For those interested, I'm trying to implement Fuchs' suggestions from his Optimal Surface Reconstruction from Planar Contours paper.
I looked at A* but to be honest didn't understand it and wasn't how the heuristic works or even whether I could come up with one!
Because of the rectangular shape and regular edge directions, I figured there might be a well-suited algorithm. I considered Dijkstra
but the paper I mention said there were quicker algorithms (but annoyingly for me doesn't provide an implementation), plus that's
single-source and I think I want single-pair.
So, this is your problem,
DAG no cycles
weights > 0
Left weight < Right weight
You can use a simple exhaustive search defining every possible route. So you have a O(NxN) algoririthm. And then you will choose the shortest path. It is not a very smart solution, but it is effective.
But I suppose you want to be smarter than that, let's consider that if a particular node can be reached from two nodes, you can find the minimum of the weights at the two nodes plus the cost for arriving to the current node. You can consider this as an extension of the previous exhaustive search.
Remember that a DAG can be drawn in a line. For DAG linearization here's an interesting resource.
Now you have just defined a recursive algorithm.
MinimumPath(A,B) = MinimumPath(MinimumPath(A,C)+MinimumPath(A,D)+,MinimumPath(...)+MinimumPath(...))
Of course the starting point of recursion is
MinimumPath(Source,Source)
which is 0 of course.
As far as I know, there isn't an out of the box algorithm from boost to do this. But this is quite straightforward to implement it.
A good implementation is here.
If, for some reason, you do not have a DAG, Dijkstra's or Bellman-Ford should be used.
if I'm not mistaken, from the explanation this is really an optimal path problem not a search problem since the goal is known. In optimization I don't think you can avoid doing an exhaustive search if you want the optimal path and not an approximate path.
From the paper it seems like you are really subdividing a space many times then running the algorithm. This would reduce your N to closer to a constant in the context of the entire surface making O(N^2) not so bad.
That being said perhaps dynamic programming would be a good strategy where the N would be bounded by the difference between your start and goal node. Here is an example form genomic alignment. Just an illustration to give you an idea of how it works.
Construct a N by N array of cost values all set to 0 or some default.
#
For i in size N:
For j in size N:
#cost of getting here from i-1 or j-1
cost[i,j] = min(cost[i-1,j] + i edge cost , cost[i,j-1] + j edge cost)
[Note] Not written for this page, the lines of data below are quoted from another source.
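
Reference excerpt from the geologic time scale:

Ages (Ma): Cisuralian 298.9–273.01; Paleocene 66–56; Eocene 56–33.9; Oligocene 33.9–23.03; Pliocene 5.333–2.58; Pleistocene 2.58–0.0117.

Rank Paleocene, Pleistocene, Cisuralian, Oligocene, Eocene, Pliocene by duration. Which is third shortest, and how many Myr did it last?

Start − end for each: Paleocene 66 − 56 = 10; Pleistocene 2.58 − 0.0117 = 2.5683; Cisuralian 298.9 − 273.01 = 25.89; Oligocene 33.9 − 23.03 = 10.87; Eocene 56 − 33.9 = 22.1; Pliocene 5.333 − 2.58 = 2.753.
Ranking these from shortest: Pleistocene < Pliocene < Paleocene < Oligocene < Eocene < Cisuralian.
Position 3 in that ranking is Paleocene, which lasted 10 Myr.

Paleocene, 10 million years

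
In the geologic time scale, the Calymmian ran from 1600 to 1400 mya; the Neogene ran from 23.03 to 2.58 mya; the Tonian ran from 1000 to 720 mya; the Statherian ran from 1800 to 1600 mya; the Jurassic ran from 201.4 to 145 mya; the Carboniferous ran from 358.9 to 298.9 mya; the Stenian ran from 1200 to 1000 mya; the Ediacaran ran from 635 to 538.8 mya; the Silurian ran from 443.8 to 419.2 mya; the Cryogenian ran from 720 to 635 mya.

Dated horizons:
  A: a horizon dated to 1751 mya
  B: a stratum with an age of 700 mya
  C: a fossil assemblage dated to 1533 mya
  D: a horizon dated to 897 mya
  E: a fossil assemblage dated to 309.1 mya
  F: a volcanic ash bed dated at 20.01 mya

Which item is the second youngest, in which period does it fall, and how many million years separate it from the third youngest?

E, in the Carboniferous; 390.9 million years to B

Sorted youngest-first by Ma: F (20.01), E (309.1), B (700), D (897), C (1533), A (1751).
The second youngest is E at 309.1 Ma, which lies in 358.9–298.9 Ma: the Carboniferous.
The third youngest is B at 700 Ma; separation = |309.1 − 700| = 390.9 Myr.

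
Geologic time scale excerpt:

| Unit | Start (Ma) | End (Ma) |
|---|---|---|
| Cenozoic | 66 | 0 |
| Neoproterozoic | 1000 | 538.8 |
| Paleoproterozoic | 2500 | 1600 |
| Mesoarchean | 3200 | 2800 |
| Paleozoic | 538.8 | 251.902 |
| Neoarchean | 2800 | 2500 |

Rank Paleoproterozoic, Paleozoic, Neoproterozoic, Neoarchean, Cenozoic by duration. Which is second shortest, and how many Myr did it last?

Paleozoic, 286.898 million years

Start − end for each: Paleoproterozoic 2500 − 1600 = 900; Paleozoic 538.8 − 251.902 = 286.898; Neoproterozoic 1000 − 538.8 = 461.2; Neoarchean 2800 − 2500 = 300; Cenozoic 66 − 0 = 66.
Ranking these from shortest: Cenozoic < Paleozoic < Neoarchean < Neoproterozoic < Paleoproterozoic.
Position 2 in that ranking is Paleozoic, which lasted 286.898 Myr.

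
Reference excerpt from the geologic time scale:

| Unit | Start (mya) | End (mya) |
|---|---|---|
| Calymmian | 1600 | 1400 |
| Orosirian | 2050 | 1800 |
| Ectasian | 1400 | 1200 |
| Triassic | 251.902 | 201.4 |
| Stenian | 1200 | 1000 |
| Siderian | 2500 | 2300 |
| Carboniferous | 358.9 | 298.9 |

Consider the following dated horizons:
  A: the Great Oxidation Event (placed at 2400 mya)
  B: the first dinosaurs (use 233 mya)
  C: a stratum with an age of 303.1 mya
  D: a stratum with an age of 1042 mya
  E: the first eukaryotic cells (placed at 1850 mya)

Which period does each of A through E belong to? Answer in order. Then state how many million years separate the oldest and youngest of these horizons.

A — Siderian; B — Triassic; C — Carboniferous; D — Stenian; E — Orosirian; span 2167 million years

A: 2400 Ma lies in 2500–2300 Ma, so Siderian.
B: 233 Ma lies in 251.902–201.4 Ma, so Triassic.
C: 303.1 Ma lies in 358.9–298.9 Ma, so Carboniferous.
D: 1042 Ma lies in 1200–1000 Ma, so Stenian.
E: 1850 Ma lies in 2050–1800 Ma, so Orosirian.
Oldest = 2400 Ma, youngest = 233 Ma → span 2167 Myr.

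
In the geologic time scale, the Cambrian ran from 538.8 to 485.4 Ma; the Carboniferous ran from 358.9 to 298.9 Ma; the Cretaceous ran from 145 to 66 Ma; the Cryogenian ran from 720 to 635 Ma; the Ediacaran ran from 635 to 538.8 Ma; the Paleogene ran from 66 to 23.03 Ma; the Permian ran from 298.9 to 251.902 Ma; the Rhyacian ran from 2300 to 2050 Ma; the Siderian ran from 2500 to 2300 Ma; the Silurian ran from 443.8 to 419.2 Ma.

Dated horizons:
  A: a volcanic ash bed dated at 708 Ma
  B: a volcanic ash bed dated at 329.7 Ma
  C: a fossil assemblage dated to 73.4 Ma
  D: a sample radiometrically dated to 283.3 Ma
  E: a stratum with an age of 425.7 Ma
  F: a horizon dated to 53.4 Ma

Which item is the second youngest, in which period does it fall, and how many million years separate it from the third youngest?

Sorted youngest-first by Ma: F (53.4), C (73.4), D (283.3), B (329.7), E (425.7), A (708).
The second youngest is C at 73.4 Ma, which lies in 145–66 Ma: the Cretaceous.
The third youngest is D at 283.3 Ma; separation = |73.4 − 283.3| = 209.9 Myr.

C, in the Cretaceous; 209.9 million years to D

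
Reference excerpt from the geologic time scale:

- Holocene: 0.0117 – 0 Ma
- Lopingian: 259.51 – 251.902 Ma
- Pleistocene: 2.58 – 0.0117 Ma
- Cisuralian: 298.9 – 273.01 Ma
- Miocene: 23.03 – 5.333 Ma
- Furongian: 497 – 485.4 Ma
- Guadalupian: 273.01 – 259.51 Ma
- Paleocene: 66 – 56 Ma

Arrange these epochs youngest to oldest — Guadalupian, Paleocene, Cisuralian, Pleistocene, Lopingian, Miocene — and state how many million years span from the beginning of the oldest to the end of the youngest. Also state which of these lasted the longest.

Pleistocene, Miocene, Paleocene, Lopingian, Guadalupian, Cisuralian; total span 298.8883 Myr; longest is Cisuralian

Start ages (Ma): Cisuralian 298.9, Guadalupian 273.01, Lopingian 259.51, Paleocene 66, Miocene 23.03, Pleistocene 2.58.
Ordered youngest to oldest: Pleistocene, Miocene, Paleocene, Lopingian, Guadalupian, Cisuralian.
Span = 298.9 − 0.0117 = 298.8883 Myr.
Durations: Pleistocene 2.5683, Miocene 17.697, Guadalupian 13.5, Paleocene 10, Cisuralian 25.89, Lopingian 7.608 → longest is Cisuralian (25.89 Myr).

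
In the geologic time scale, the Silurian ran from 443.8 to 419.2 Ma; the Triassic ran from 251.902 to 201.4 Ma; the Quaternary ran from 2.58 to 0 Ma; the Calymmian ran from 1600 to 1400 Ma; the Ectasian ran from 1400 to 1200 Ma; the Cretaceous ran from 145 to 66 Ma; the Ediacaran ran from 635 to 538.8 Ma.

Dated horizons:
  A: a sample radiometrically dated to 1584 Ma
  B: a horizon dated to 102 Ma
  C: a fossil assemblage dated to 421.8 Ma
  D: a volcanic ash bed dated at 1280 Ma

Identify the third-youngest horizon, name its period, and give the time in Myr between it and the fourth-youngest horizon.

Sorted youngest-first by Ma: B (102), C (421.8), D (1280), A (1584).
The third youngest is D at 1280 Ma, which lies in 1400–1200 Ma: the Ectasian.
The fourth youngest is A at 1584 Ma; separation = |1280 − 1584| = 304 Myr.

D, in the Ectasian; 304 million years to A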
Once you have your table filled in, start at bottom right corner. Starting from your goal, Choose to go to the node with the lowest cost of getting there. Work your way backwards choosing the lowest value until you reach the start node (or rather the array entry corresponding to the start node). This should give you the optimal path very simply.
Dynamic programming works by solving the optimization on smaller sub-problems. In this case the sub-problems are optimal paths to preceding nodes. I think the rectangular nature of your graph makes this a good fit.